Marios Papadopoulos himself had the air of the least dictatorial maestro you could imagine. A great Totoro of a man, with silver hair and a genial expression, he eschewed keeping time with his baton, and instead gently teased emotion from his instrumentalists with graceful waves and expectant looks. Sometimes he seemed to be conducting with no more than an avuncular smile. And the players responded. There’s a look string players get when performing light Mozart pieces like the first one tonight, Divertimento, K.136: they toss their heads lightly from side to side, as if skipping through a meadow full of buttercups. Somehow, after that first tune, the cold and the rain seemed very far away. Mozart was sixteen when he wrote it. OK, we know he was a child prodigy, but how was this possible? And by this point he’d already produced six operas and twenty-two symphonies. Had he been in the audience at the Sheldonian tonight, he would have been the youngest one there.
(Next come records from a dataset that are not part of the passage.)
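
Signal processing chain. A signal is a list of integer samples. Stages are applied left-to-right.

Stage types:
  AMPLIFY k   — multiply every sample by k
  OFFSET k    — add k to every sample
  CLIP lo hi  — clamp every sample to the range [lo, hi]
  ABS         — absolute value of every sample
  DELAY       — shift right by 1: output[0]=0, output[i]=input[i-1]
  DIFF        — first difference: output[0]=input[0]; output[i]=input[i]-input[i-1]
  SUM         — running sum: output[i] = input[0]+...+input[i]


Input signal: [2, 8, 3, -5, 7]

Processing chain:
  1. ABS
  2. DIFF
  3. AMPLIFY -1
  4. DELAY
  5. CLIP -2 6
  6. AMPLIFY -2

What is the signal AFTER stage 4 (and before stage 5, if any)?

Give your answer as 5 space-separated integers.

Input: [2, 8, 3, -5, 7]
Stage 1 (ABS): |2|=2, |8|=8, |3|=3, |-5|=5, |7|=7 -> [2, 8, 3, 5, 7]
Stage 2 (DIFF): s[0]=2, 8-2=6, 3-8=-5, 5-3=2, 7-5=2 -> [2, 6, -5, 2, 2]
Stage 3 (AMPLIFY -1): 2*-1=-2, 6*-1=-6, -5*-1=5, 2*-1=-2, 2*-1=-2 -> [-2, -6, 5, -2, -2]
Stage 4 (DELAY): [0, -2, -6, 5, -2] = [0, -2, -6, 5, -2] -> [0, -2, -6, 5, -2]

Answer: 0 -2 -6 5 -2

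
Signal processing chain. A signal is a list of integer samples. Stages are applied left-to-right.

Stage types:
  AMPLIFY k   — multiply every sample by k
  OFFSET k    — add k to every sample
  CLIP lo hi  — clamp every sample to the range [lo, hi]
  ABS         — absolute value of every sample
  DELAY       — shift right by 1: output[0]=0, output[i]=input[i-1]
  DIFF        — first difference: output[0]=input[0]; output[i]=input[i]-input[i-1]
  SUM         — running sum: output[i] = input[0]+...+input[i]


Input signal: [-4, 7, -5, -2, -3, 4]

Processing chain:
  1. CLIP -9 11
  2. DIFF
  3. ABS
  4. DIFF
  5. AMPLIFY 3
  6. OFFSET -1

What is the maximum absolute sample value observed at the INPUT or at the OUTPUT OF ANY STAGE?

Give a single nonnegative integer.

Input: [-4, 7, -5, -2, -3, 4] (max |s|=7)
Stage 1 (CLIP -9 11): clip(-4,-9,11)=-4, clip(7,-9,11)=7, clip(-5,-9,11)=-5, clip(-2,-9,11)=-2, clip(-3,-9,11)=-3, clip(4,-9,11)=4 -> [-4, 7, -5, -2, -3, 4] (max |s|=7)
Stage 2 (DIFF): s[0]=-4, 7--4=11, -5-7=-12, -2--5=3, -3--2=-1, 4--3=7 -> [-4, 11, -12, 3, -1, 7] (max |s|=12)
Stage 3 (ABS): |-4|=4, |11|=11, |-12|=12, |3|=3, |-1|=1, |7|=7 -> [4, 11, 12, 3, 1, 7] (max |s|=12)
Stage 4 (DIFF): s[0]=4, 11-4=7, 12-11=1, 3-12=-9, 1-3=-2, 7-1=6 -> [4, 7, 1, -9, -2, 6] (max |s|=9)
Stage 5 (AMPLIFY 3): 4*3=12, 7*3=21, 1*3=3, -9*3=-27, -2*3=-6, 6*3=18 -> [12, 21, 3, -27, -6, 18] (max |s|=27)
Stage 6 (OFFSET -1): 12+-1=11, 21+-1=20, 3+-1=2, -27+-1=-28, -6+-1=-7, 18+-1=17 -> [11, 20, 2, -28, -7, 17] (max |s|=28)
Overall max amplitude: 28

Answer: 28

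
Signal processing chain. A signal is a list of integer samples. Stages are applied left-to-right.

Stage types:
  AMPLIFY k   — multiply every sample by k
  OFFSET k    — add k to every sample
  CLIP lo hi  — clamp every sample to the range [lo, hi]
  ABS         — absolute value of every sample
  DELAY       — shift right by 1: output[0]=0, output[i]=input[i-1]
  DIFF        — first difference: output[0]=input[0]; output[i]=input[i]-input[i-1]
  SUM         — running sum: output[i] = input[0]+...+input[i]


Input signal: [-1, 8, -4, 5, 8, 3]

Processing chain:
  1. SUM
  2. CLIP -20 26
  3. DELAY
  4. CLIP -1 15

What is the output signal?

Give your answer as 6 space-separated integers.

Answer: 0 -1 7 3 8 15

Derivation:
Input: [-1, 8, -4, 5, 8, 3]
Stage 1 (SUM): sum[0..0]=-1, sum[0..1]=7, sum[0..2]=3, sum[0..3]=8, sum[0..4]=16, sum[0..5]=19 -> [-1, 7, 3, 8, 16, 19]
Stage 2 (CLIP -20 26): clip(-1,-20,26)=-1, clip(7,-20,26)=7, clip(3,-20,26)=3, clip(8,-20,26)=8, clip(16,-20,26)=16, clip(19,-20,26)=19 -> [-1, 7, 3, 8, 16, 19]
Stage 3 (DELAY): [0, -1, 7, 3, 8, 16] = [0, -1, 7, 3, 8, 16] -> [0, -1, 7, 3, 8, 16]
Stage 4 (CLIP -1 15): clip(0,-1,15)=0, clip(-1,-1,15)=-1, clip(7,-1,15)=7, clip(3,-1,15)=3, clip(8,-1,15)=8, clip(16,-1,15)=15 -> [0, -1, 7, 3, 8, 15]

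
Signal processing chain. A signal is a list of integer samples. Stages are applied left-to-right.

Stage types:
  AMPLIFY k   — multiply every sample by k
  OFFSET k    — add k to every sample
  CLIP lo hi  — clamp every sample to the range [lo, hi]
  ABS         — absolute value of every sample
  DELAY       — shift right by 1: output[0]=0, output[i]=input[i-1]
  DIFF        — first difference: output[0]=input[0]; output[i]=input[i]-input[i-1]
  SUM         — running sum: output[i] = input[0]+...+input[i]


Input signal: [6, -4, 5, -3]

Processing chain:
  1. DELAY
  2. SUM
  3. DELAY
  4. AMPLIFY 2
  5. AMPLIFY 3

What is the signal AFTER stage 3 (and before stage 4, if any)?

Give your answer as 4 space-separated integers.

Input: [6, -4, 5, -3]
Stage 1 (DELAY): [0, 6, -4, 5] = [0, 6, -4, 5] -> [0, 6, -4, 5]
Stage 2 (SUM): sum[0..0]=0, sum[0..1]=6, sum[0..2]=2, sum[0..3]=7 -> [0, 6, 2, 7]
Stage 3 (DELAY): [0, 0, 6, 2] = [0, 0, 6, 2] -> [0, 0, 6, 2]

Answer: 0 0 6 2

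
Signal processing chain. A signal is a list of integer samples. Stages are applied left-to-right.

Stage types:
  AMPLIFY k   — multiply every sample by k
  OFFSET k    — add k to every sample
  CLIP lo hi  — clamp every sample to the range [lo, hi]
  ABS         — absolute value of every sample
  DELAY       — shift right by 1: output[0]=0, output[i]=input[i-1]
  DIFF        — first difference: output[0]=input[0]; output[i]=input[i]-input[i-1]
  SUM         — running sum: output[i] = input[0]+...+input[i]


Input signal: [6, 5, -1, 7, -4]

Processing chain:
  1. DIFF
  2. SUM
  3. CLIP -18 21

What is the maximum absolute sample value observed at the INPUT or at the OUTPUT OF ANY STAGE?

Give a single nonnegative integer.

Input: [6, 5, -1, 7, -4] (max |s|=7)
Stage 1 (DIFF): s[0]=6, 5-6=-1, -1-5=-6, 7--1=8, -4-7=-11 -> [6, -1, -6, 8, -11] (max |s|=11)
Stage 2 (SUM): sum[0..0]=6, sum[0..1]=5, sum[0..2]=-1, sum[0..3]=7, sum[0..4]=-4 -> [6, 5, -1, 7, -4] (max |s|=7)
Stage 3 (CLIP -18 21): clip(6,-18,21)=6, clip(5,-18,21)=5, clip(-1,-18,21)=-1, clip(7,-18,21)=7, clip(-4,-18,21)=-4 -> [6, 5, -1, 7, -4] (max |s|=7)
Overall max amplitude: 11

Answer: 11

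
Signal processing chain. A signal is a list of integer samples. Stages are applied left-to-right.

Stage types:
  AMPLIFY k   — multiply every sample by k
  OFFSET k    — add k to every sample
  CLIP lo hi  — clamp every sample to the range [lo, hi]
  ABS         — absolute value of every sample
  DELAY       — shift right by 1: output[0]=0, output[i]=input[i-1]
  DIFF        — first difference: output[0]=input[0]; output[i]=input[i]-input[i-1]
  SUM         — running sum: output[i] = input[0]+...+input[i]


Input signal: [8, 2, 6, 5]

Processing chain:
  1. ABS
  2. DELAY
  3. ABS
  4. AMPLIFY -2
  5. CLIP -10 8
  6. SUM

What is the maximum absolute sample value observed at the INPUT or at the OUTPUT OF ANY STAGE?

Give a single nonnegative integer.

Input: [8, 2, 6, 5] (max |s|=8)
Stage 1 (ABS): |8|=8, |2|=2, |6|=6, |5|=5 -> [8, 2, 6, 5] (max |s|=8)
Stage 2 (DELAY): [0, 8, 2, 6] = [0, 8, 2, 6] -> [0, 8, 2, 6] (max |s|=8)
Stage 3 (ABS): |0|=0, |8|=8, |2|=2, |6|=6 -> [0, 8, 2, 6] (max |s|=8)
Stage 4 (AMPLIFY -2): 0*-2=0, 8*-2=-16, 2*-2=-4, 6*-2=-12 -> [0, -16, -4, -12] (max |s|=16)
Stage 5 (CLIP -10 8): clip(0,-10,8)=0, clip(-16,-10,8)=-10, clip(-4,-10,8)=-4, clip(-12,-10,8)=-10 -> [0, -10, -4, -10] (max |s|=10)
Stage 6 (SUM): sum[0..0]=0, sum[0..1]=-10, sum[0..2]=-14, sum[0..3]=-24 -> [0, -10, -14, -24] (max |s|=24)
Overall max amplitude: 24

Answer: 24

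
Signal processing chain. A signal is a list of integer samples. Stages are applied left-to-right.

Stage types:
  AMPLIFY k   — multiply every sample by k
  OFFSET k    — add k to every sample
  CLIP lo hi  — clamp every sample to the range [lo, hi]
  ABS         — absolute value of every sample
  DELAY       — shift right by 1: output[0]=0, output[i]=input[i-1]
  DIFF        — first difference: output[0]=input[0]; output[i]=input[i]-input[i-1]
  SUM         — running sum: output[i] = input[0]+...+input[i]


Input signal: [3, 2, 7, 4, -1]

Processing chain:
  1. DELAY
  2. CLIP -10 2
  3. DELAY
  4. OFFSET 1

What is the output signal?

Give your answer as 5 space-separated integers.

Input: [3, 2, 7, 4, -1]
Stage 1 (DELAY): [0, 3, 2, 7, 4] = [0, 3, 2, 7, 4] -> [0, 3, 2, 7, 4]
Stage 2 (CLIP -10 2): clip(0,-10,2)=0, clip(3,-10,2)=2, clip(2,-10,2)=2, clip(7,-10,2)=2, clip(4,-10,2)=2 -> [0, 2, 2, 2, 2]
Stage 3 (DELAY): [0, 0, 2, 2, 2] = [0, 0, 2, 2, 2] -> [0, 0, 2, 2, 2]
Stage 4 (OFFSET 1): 0+1=1, 0+1=1, 2+1=3, 2+1=3, 2+1=3 -> [1, 1, 3, 3, 3]

Answer: 1 1 3 3 3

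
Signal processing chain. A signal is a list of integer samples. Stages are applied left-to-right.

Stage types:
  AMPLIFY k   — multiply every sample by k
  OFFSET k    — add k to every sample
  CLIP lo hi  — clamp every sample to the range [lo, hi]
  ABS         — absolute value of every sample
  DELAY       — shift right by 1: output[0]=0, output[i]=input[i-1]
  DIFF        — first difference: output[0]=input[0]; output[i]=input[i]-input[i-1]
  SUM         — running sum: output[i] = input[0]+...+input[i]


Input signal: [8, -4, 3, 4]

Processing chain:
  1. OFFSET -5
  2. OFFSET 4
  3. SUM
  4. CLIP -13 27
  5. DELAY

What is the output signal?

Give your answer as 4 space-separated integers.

Answer: 0 7 2 4

Derivation:
Input: [8, -4, 3, 4]
Stage 1 (OFFSET -5): 8+-5=3, -4+-5=-9, 3+-5=-2, 4+-5=-1 -> [3, -9, -2, -1]
Stage 2 (OFFSET 4): 3+4=7, -9+4=-5, -2+4=2, -1+4=3 -> [7, -5, 2, 3]
Stage 3 (SUM): sum[0..0]=7, sum[0..1]=2, sum[0..2]=4, sum[0..3]=7 -> [7, 2, 4, 7]
Stage 4 (CLIP -13 27): clip(7,-13,27)=7, clip(2,-13,27)=2, clip(4,-13,27)=4, clip(7,-13,27)=7 -> [7, 2, 4, 7]
Stage 5 (DELAY): [0, 7, 2, 4] = [0, 7, 2, 4] -> [0, 7, 2, 4]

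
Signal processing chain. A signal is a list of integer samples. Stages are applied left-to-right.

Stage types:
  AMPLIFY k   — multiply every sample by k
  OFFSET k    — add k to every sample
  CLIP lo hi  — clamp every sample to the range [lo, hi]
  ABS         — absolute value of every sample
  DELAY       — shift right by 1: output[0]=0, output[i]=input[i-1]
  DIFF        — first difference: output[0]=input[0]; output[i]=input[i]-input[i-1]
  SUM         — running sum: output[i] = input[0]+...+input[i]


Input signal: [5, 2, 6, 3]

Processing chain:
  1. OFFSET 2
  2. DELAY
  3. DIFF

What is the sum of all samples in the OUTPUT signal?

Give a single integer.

Input: [5, 2, 6, 3]
Stage 1 (OFFSET 2): 5+2=7, 2+2=4, 6+2=8, 3+2=5 -> [7, 4, 8, 5]
Stage 2 (DELAY): [0, 7, 4, 8] = [0, 7, 4, 8] -> [0, 7, 4, 8]
Stage 3 (DIFF): s[0]=0, 7-0=7, 4-7=-3, 8-4=4 -> [0, 7, -3, 4]
Output sum: 8

Answer: 8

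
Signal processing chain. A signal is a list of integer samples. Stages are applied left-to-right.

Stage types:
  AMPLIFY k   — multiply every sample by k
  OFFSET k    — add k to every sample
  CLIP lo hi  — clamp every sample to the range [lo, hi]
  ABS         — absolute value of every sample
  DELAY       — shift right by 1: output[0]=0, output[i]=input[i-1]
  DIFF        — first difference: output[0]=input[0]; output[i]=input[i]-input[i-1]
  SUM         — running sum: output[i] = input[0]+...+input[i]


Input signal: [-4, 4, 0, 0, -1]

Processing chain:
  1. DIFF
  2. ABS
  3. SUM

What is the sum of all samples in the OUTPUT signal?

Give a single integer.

Input: [-4, 4, 0, 0, -1]
Stage 1 (DIFF): s[0]=-4, 4--4=8, 0-4=-4, 0-0=0, -1-0=-1 -> [-4, 8, -4, 0, -1]
Stage 2 (ABS): |-4|=4, |8|=8, |-4|=4, |0|=0, |-1|=1 -> [4, 8, 4, 0, 1]
Stage 3 (SUM): sum[0..0]=4, sum[0..1]=12, sum[0..2]=16, sum[0..3]=16, sum[0..4]=17 -> [4, 12, 16, 16, 17]
Output sum: 65

Answer: 65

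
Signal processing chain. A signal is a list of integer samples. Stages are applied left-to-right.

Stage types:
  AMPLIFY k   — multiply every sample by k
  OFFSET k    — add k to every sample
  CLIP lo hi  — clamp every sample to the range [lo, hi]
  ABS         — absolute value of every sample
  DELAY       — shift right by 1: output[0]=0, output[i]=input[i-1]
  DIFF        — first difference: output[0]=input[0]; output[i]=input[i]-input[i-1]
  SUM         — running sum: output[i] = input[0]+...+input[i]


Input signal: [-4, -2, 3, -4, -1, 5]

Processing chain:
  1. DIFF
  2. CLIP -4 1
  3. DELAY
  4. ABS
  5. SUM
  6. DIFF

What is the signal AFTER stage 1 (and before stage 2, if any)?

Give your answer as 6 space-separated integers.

Answer: -4 2 5 -7 3 6

Derivation:
Input: [-4, -2, 3, -4, -1, 5]
Stage 1 (DIFF): s[0]=-4, -2--4=2, 3--2=5, -4-3=-7, -1--4=3, 5--1=6 -> [-4, 2, 5, -7, 3, 6]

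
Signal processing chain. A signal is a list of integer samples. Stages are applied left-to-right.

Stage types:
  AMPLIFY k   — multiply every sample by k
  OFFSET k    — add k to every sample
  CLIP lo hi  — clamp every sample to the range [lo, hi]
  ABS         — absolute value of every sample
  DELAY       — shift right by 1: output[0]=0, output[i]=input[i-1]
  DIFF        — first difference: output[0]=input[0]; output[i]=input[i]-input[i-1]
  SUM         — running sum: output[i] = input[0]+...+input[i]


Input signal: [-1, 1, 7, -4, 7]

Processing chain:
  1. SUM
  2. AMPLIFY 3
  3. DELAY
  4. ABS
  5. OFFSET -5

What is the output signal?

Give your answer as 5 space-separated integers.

Input: [-1, 1, 7, -4, 7]
Stage 1 (SUM): sum[0..0]=-1, sum[0..1]=0, sum[0..2]=7, sum[0..3]=3, sum[0..4]=10 -> [-1, 0, 7, 3, 10]
Stage 2 (AMPLIFY 3): -1*3=-3, 0*3=0, 7*3=21, 3*3=9, 10*3=30 -> [-3, 0, 21, 9, 30]
Stage 3 (DELAY): [0, -3, 0, 21, 9] = [0, -3, 0, 21, 9] -> [0, -3, 0, 21, 9]
Stage 4 (ABS): |0|=0, |-3|=3, |0|=0, |21|=21, |9|=9 -> [0, 3, 0, 21, 9]
Stage 5 (OFFSET -5): 0+-5=-5, 3+-5=-2, 0+-5=-5, 21+-5=16, 9+-5=4 -> [-5, -2, -5, 16, 4]

Answer: -5 -2 -5 16 4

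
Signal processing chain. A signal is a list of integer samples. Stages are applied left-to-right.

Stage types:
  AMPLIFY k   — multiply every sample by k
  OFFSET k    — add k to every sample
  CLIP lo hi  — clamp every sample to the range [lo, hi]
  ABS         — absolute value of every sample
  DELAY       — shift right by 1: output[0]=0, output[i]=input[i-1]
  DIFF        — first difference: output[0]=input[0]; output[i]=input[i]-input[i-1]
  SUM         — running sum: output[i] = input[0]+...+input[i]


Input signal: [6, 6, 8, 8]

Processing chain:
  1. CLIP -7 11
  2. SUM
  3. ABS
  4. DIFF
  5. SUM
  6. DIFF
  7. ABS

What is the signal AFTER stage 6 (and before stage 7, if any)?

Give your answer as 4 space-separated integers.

Input: [6, 6, 8, 8]
Stage 1 (CLIP -7 11): clip(6,-7,11)=6, clip(6,-7,11)=6, clip(8,-7,11)=8, clip(8,-7,11)=8 -> [6, 6, 8, 8]
Stage 2 (SUM): sum[0..0]=6, sum[0..1]=12, sum[0..2]=20, sum[0..3]=28 -> [6, 12, 20, 28]
Stage 3 (ABS): |6|=6, |12|=12, |20|=20, |28|=28 -> [6, 12, 20, 28]
Stage 4 (DIFF): s[0]=6, 12-6=6, 20-12=8, 28-20=8 -> [6, 6, 8, 8]
Stage 5 (SUM): sum[0..0]=6, sum[0..1]=12, sum[0..2]=20, sum[0..3]=28 -> [6, 12, 20, 28]
Stage 6 (DIFF): s[0]=6, 12-6=6, 20-12=8, 28-20=8 -> [6, 6, 8, 8]

Answer: 6 6 8 8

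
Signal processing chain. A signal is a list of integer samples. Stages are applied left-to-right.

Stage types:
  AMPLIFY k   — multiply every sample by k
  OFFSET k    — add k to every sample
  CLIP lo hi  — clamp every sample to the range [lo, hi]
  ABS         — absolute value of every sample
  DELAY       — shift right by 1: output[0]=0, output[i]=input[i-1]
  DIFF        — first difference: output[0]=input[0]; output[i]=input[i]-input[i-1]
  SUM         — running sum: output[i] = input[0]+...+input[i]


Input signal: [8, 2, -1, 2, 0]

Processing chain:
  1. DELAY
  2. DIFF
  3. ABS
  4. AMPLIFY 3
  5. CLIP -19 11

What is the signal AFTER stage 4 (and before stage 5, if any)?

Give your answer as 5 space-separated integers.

Answer: 0 24 18 9 9

Derivation:
Input: [8, 2, -1, 2, 0]
Stage 1 (DELAY): [0, 8, 2, -1, 2] = [0, 8, 2, -1, 2] -> [0, 8, 2, -1, 2]
Stage 2 (DIFF): s[0]=0, 8-0=8, 2-8=-6, -1-2=-3, 2--1=3 -> [0, 8, -6, -3, 3]
Stage 3 (ABS): |0|=0, |8|=8, |-6|=6, |-3|=3, |3|=3 -> [0, 8, 6, 3, 3]
Stage 4 (AMPLIFY 3): 0*3=0, 8*3=24, 6*3=18, 3*3=9, 3*3=9 -> [0, 24, 18, 9, 9]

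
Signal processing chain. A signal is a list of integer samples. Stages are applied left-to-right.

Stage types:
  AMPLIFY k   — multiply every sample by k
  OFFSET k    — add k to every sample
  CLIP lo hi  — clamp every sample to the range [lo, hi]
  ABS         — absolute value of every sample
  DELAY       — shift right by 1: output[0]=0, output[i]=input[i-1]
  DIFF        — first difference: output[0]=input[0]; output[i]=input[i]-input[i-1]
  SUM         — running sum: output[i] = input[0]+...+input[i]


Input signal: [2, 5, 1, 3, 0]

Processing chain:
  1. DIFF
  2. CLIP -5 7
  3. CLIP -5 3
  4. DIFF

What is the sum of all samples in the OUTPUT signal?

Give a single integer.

Input: [2, 5, 1, 3, 0]
Stage 1 (DIFF): s[0]=2, 5-2=3, 1-5=-4, 3-1=2, 0-3=-3 -> [2, 3, -4, 2, -3]
Stage 2 (CLIP -5 7): clip(2,-5,7)=2, clip(3,-5,7)=3, clip(-4,-5,7)=-4, clip(2,-5,7)=2, clip(-3,-5,7)=-3 -> [2, 3, -4, 2, -3]
Stage 3 (CLIP -5 3): clip(2,-5,3)=2, clip(3,-5,3)=3, clip(-4,-5,3)=-4, clip(2,-5,3)=2, clip(-3,-5,3)=-3 -> [2, 3, -4, 2, -3]
Stage 4 (DIFF): s[0]=2, 3-2=1, -4-3=-7, 2--4=6, -3-2=-5 -> [2, 1, -7, 6, -5]
Output sum: -3

Answer: -3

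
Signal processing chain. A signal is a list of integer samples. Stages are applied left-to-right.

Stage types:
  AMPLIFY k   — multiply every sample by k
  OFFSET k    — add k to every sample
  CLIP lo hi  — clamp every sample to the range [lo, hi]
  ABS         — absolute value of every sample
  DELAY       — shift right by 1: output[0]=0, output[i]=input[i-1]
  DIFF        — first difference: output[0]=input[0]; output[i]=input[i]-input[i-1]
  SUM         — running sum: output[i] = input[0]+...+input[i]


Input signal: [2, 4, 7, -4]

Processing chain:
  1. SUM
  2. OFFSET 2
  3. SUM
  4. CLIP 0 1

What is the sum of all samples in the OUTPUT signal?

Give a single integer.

Answer: 4

Derivation:
Input: [2, 4, 7, -4]
Stage 1 (SUM): sum[0..0]=2, sum[0..1]=6, sum[0..2]=13, sum[0..3]=9 -> [2, 6, 13, 9]
Stage 2 (OFFSET 2): 2+2=4, 6+2=8, 13+2=15, 9+2=11 -> [4, 8, 15, 11]
Stage 3 (SUM): sum[0..0]=4, sum[0..1]=12, sum[0..2]=27, sum[0..3]=38 -> [4, 12, 27, 38]
Stage 4 (CLIP 0 1): clip(4,0,1)=1, clip(12,0,1)=1, clip(27,0,1)=1, clip(38,0,1)=1 -> [1, 1, 1, 1]
Output sum: 4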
The second piece was the 25th Piano Concerto. Often overshadowed by the ever-popular 21st and the career-topping 27th, this one only really came to prominence in the later Twentieth Century. I’d never heard it before, but it’s rich, complex and full of surprises – not least the appearance, in the first movement, of possibly the most famous motif in the entire classical canon: the four sonorous notes that open Beethoven’s 5th Symphony. There they were, twenty years before Beethoven himself immortalised them. There was also some distinct prefiguring of Beethoven’s 4th Piano Concerto. So this is where he got his ideas…. The Genius of Mozart indeed.
The young soloist, Alim Beisembayev, from Kazakhstan, played with passion and restraint. This was no diva. He let his fingers do the talking, and they positively sang. Rather than the erect stance you normally see with pianists, he sat hunched over the keyboard, watching over his dancing fingers with an almost abstracted fascination, like a kindly zookeeper watching two incredibly talented performing gerbils. It was electric. Three curtain calls later Alim returned to treat us to a one-man virtuoso encore. For this his hands became a blur, and I swear at one point he was playing all the notes on the keyboard simultaneously. It was so impressive that I even noticed the left eyebrow of the 2nd Cello rise slightly in aroused appreciation. The person next to me texted her friend in the Circle (who she claimed was an expert) to ask what the encore was. He replied ‘That is Liszt’s Appassionata Transcendal Etude if I’m not mistaken.’ Only in Oxford.
The final piece of the evening had personal significance for me: the 35th Symphony, also known as the Haffner. During my student days at Merton College in the 1980s I used to listen to it on what I now believe to be a stolen record player, while trying to avoid writing essays but kid myself that I was still doing something useful by imbibing culture. It had lost none of its magic, moving from insouciant squeaks on a single violin to full-orchestra climaxes in a matter of moments. Even the Timpanist, Tristan Fry, finally got something to do, and he went for it quite literally with a bang. Mozart composed this one in bits and pieces in his spare time to celebrate the ennoblement of a member of the aristocratic Haffner family, and when he later got the manuscript back from his father, even he was surprised how good it was. It heralded his last sequence of seven symphonies, which stand as possibly the greatest riches of his legacy.
The Haffner is famous for being a twenty-minute symphony. Tonight the OPO did it in nineteen. I guess that shows you how much energy they had. They were light, they were bouncy, they were friendly, they were fun. And at the end the second violinist kissed the first. To be honest, I nearly did too.